Também pode ser visto em Tb 5,4 na versão
grega: “ἐξῆλθεν δὲ Τωβίας εὑρεῖν ἄνθρωπον ὃς πορεύσεται μετ᾿ αὐτοῦ εἰς Μηδίαν
καὶ εὗρεν Ῥαφαὴλ τὸν ἄγγελον ἑστηκότα οὐκ ᾔδει δὲ ὅτι ἄγγελός ἐστιν θεοῦ”. Cuja
“Tradução literal (com glossas): ἐξῆλθεν (saiu) δὲ (porém) Τωβίας (Tobias) εὑρεῖν
(para encontrar) ἄνθρωπον (um homem) ὃς (o qual) πορεύσεται (irá, caminhará)
μετ᾿ (com) αὐτοῦ (ele) εἰς (para) Μηδίαν (Média) καὶ (e) εὗρεν (encontrou) Ῥαφαὴλ
(Rafael) τὸν (o) ἄγγελον (anjo) ἑστηκότα (de pé, posto) οὐκ (não) ᾔδει (sabia)
δὲ (porém) ὅτι (que) ἄγγελός (anjo) ἐστιν (é) θεοῦ (de Deus). Donde vemos no
seu livro Tb 5,4 “Tobias saiu, porém, para encontrar um homem que iria com ele
para a Média; e encontrou Rafael, o anjo, de pé, mas não sabia que ele é anjo
de Deus.”
Ainda em Tb 6, 1 vemos ““E o jovem saiu, e o
anjo com ele; e o cão saiu com ele e caminhou com eles; e ambos caminharam, e
sobreveio-lhes uma noite, e acamparam junto ao rio Tigre”.
A
amplitude do assunto perpassa ao aspecto histórico-religioso sobre a origem da
crença em anjos, pois, a descrição de “seres espirituais intermediários não é
exclusiva da Bíblia, mas atravessa praticamente todas as religiões humanas.
Desde as religiões telúricas, celestes, animistas e xamânicas até sistemas mais
estruturados”, logo, estas entidades sobrenaturais e superiores aos seres
humanos, e bem distintos da divindade, atuam como mensageiro como o fizeram na
Anunciação, a São José em sonho, a Jacó e tantos outros personagens bíblicos,
eles desempenham uma missão como “mediadores, mensageiros ou protetores.
Destaca-se, em especial, o dualismo religioso — sobretudo no zoroastrismo —
como tentativa de responder ao problema do mal, exercendo influência decisiva
sobre a posterior angeologia e demonologia bíblicas”, isso tudo pode ser visto
em especial no período pós-exílico.
Por isso, tenhamos um carinho por
estes seres angelicais, especiais, como o nosso Anjo da Guarda.
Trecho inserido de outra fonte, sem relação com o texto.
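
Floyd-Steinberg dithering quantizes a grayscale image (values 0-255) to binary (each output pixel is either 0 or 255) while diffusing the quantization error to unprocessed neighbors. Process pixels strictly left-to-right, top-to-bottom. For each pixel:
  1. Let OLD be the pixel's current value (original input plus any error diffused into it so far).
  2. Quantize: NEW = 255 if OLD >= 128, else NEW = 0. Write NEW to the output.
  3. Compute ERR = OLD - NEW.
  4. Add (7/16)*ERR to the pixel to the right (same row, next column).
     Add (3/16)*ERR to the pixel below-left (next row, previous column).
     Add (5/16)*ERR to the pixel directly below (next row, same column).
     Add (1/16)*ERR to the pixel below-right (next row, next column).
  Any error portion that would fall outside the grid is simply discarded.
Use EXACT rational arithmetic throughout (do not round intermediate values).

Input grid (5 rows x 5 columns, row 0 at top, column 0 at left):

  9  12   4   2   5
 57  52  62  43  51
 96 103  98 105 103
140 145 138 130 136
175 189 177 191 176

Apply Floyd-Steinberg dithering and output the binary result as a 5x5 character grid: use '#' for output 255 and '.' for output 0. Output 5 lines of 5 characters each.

Answer: .....
.....
#.##.
.#.#.
#####

Derivation:
(0,0): OLD=9 → NEW=0, ERR=9
(0,1): OLD=255/16 → NEW=0, ERR=255/16
(0,2): OLD=2809/256 → NEW=0, ERR=2809/256
(0,3): OLD=27855/4096 → NEW=0, ERR=27855/4096
(0,4): OLD=522665/65536 → NEW=0, ERR=522665/65536
(1,0): OLD=16077/256 → NEW=0, ERR=16077/256
(1,1): OLD=178331/2048 → NEW=0, ERR=178331/2048
(1,2): OLD=6933431/65536 → NEW=0, ERR=6933431/65536
(1,3): OLD=24534571/262144 → NEW=0, ERR=24534571/262144
(1,4): OLD=397887521/4194304 → NEW=0, ERR=397887521/4194304
(2,0): OLD=4323801/32768 → NEW=255, ERR=-4032039/32768
(2,1): OLD=105003747/1048576 → NEW=0, ERR=105003747/1048576
(2,2): OLD=3319588201/16777216 → NEW=255, ERR=-958601879/16777216
(2,3): OLD=35876181035/268435456 → NEW=255, ERR=-32574860245/268435456
(2,4): OLD=366805017197/4294967296 → NEW=0, ERR=366805017197/4294967296
(3,0): OLD=2018695241/16777216 → NEW=0, ERR=2018695241/16777216
(3,1): OLD=28257048981/134217728 → NEW=255, ERR=-5968471659/134217728
(3,2): OLD=361615111799/4294967296 → NEW=0, ERR=361615111799/4294967296
(3,3): OLD=1214232738655/8589934592 → NEW=255, ERR=-976200582305/8589934592
(3,4): OLD=14483948240187/137438953472 → NEW=0, ERR=14483948240187/137438953472
(4,0): OLD=438652033063/2147483648 → NEW=255, ERR=-108956297177/2147483648
(4,1): OLD=12109268794279/68719476736 → NEW=255, ERR=-5414197773401/68719476736
(4,2): OLD=159158711181737/1099511627776 → NEW=255, ERR=-121216753901143/1099511627776
(4,3): OLD=2327010110885287/17592186044416 → NEW=255, ERR=-2158997330440793/17592186044416
(4,4): OLD=41697082669148945/281474976710656 → NEW=255, ERR=-30079036392068335/281474976710656
Row 0: .....
Row 1: .....
Row 2: #.##.
Row 3: .#.#.
Row 4: #####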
Deus nos deixou
instrumentos de proteção que se bem usados nos favorecerão na nossa salvação e
caminhada sobre a Terra. Que a Mãe Santíssima nos ajude nesta jornada com os
Santos Anjos de Deus.
SALVE MARIA!
REFERÊNCIAS
CARVALHO, César e Carvalho, Mara. CONSAGRA-TE! A pequena via na
Escravidão de amor. Na mística de São Luís Maria Grignion de Montfort &
Santa Terezinha do Menino Jesus. Natal: Editora própria, 2026.
MILTON,
John.
Paraíso perdido. São Paulo: Martin Claret, 2025.
ANGELOLOGIA.
Pós Graduação em angelologia. Portugal: Locus Mariologicus, 2026.